Theodore Dreiser’s Sister Carrie and the Urbanization of Chicago

Theodore Herman Albert Dreiser, an influential and at times infamous author of literary naturalism, was born in Terre Haute, Indiana in 1871. The eleventh of thirteen children, he had an unhappy childhood shaped by poverty. At age fifteen, he left home. After several years of menial labor and some college, in 1892 he started as a journalist at the Chicago Globe. Interested in the work of Charles Darwin and Herbert Spencer, Dreiser began writing fiction that explored ideas of social determinism and the “survival of the fittest,” particularly during a period of intense urbanization across the country.

Sister Carrie (1900) was Dreiser’s first novel, and it reflects the ideas of literary naturalism through its attitude of scientific objectivity toward human behavior. The novel centers on Carrie Meeber, a young woman from rural Wisconsin who moves to Chicago to earn money. First seduced by a traveling salesman on her train ride into the city, Carrie quickly adapts to her new environment, where she learns to make use of other men and the opportunities she encounters. The novel shows the attractions and dangers of big city life in the late nineteenth century, with its glittering department stores, theaters, dance halls, and other opportunities to mingle with the opposite sex without supervision. The novel ends with Carrie becoming a successful stage actress in New York City, while one of her lovers spirals downward and commits suicide.

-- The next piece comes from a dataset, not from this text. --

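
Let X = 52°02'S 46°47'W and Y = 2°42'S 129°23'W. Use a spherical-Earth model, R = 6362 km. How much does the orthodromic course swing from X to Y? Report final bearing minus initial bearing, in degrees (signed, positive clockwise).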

Dreiser’s frank treatment of sex and materialism, and his refusal to punish characters for their behavior, shocked readers. Sister Carrie was attacked by censors for its immorality, and the book was banned in New York City and Cincinnati in 1916. Dreiser continued to court controversy throughout his career. In 1929 he was subject to an obscenity trial for his bestselling novel An American Tragedy (1925). He was increasingly drawn to social justice efforts in the 1930s, including letter-writing campaigns as an anti-war activist, supporting the American Communist Party, and fighting racial injustice in the Scottsboro Boys case.